How Do Bookmakers Calculate Odds?

Although there are a lot of materials on this topic around the Internet, I have found them a bit confusing and hard to understand. A good sports bettor has to know the real probabilities in order to make a good pick. Don't be surprised when I tell you that the coefficients you see when you bet on games, are actually far away from their "true" value.

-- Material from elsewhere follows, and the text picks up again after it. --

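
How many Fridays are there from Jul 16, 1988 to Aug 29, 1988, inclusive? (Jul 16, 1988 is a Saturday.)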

Let's look at the following example, that I will use in this article, to make things more clear for you:

Say we have: TeamA and TeamB and their true probabilities are the following:

TeamA: 55% chance of winning
TeamB: 25% chance of winning
A draw between the two sides: 20% chance
When you sum up the above percentages you get 100%, which means that if the bookmaker offers you those odds they will neither win nor loose. So in order for them to profit they modify the original values to something similar:
TeamA: 54% chance of winning
TeamB: 32.4% chance of winning
A draw between the two sides: 21.6% chance
Now the sum is 108% which will guarantee the bookmaker a profit of 8%.
In European format, these odds are displayed as coefficients:
54% = 1.85
32.4% = 3.09
21.6% = 4.63
At these odds, the bookmaker pays out the player's stake multiplied by 1.85 or multiplied by 3.09 or multiplied by 4.63. Too keep things simple here's what I am talking about:
Using these figures, we can calculate back to 8%: the amount of profit the bookmaker will take:
For each $100 staked, $50 would be on TeamA to win, $30 on TeamB to win, and $20 on a draw.
If TeamA wins, the bookie pays out 50*1.85 = $92.50
If TeamB wins, the bookie pays out 30*3.09 = $92.70
If the two sides draw, the bookie pays out 20*4.63 = $92.60
This would be perfect for the bookmaker if everyone bets according to the odds. However we all know most people bet on who they favor.This is also called the "public opinion spread". This means that even though TeamB has only 32.4% chance of winning, its supporters would bet on it.
Let's say the actual "public opinion spread" is:
70% total money staked on TeamA to win
25% total money staked on TeamB to win
5% total money staked on a draw between the two sides
For every $100 staked, the bookmaker will take $70 on TeamA, $25 on TeamB, and $5 on a draw.
If the bookmaker offered odds as per the 'true' probabilities - and not as per the actual spread of bets, for each $100 they took, they would pay out (with profit margin accounted for):
If TeamA wins: 70*1.85 = $129.50
If TeamB wins: 25*3.09 = $77.25
If the two sides draw: 5*4.63 = $23.15
You see now that this is not a very good way to make profit, because in some cases the bookmaker will win money and some will loose money.So instead, the bookmaker aims to make a consistent profit by calculating its odds based not on the likely outcomes, but rather on the spread of bets that they expect to receive on the different outcomes.
So a bookmaker expecting the following spread of bets:
70% total money staked on TeamA to win
25% total money staked on TeamB to win
5% total money staked on a draw between the two sides
will adjust its profit margin at 8% profit, so the percentages will be - 75.6% / 27% / 5.4%
And converting these figures to odds:
1.32 TeamA to win
3.70 TeamB to win
18.52 for a draw between the two sides
So on each $100 staked:
If TeamA wins bookmaker pays out 1.32*70 = $92.40
If TeamB wins bookmaker pays out 3.70*25 = $92.50
If it's a draw bookmaker pays out 18.52*5 = $92.60
Thus the bookmaker's profit is between $7 and $8 = 8%. (Rounding of figures dictates that the profit is not always precisely 8%.)
Bookmakers employ further formulas to calculate adjustments to make to odds depending on the actual money flow on each outcome of an event.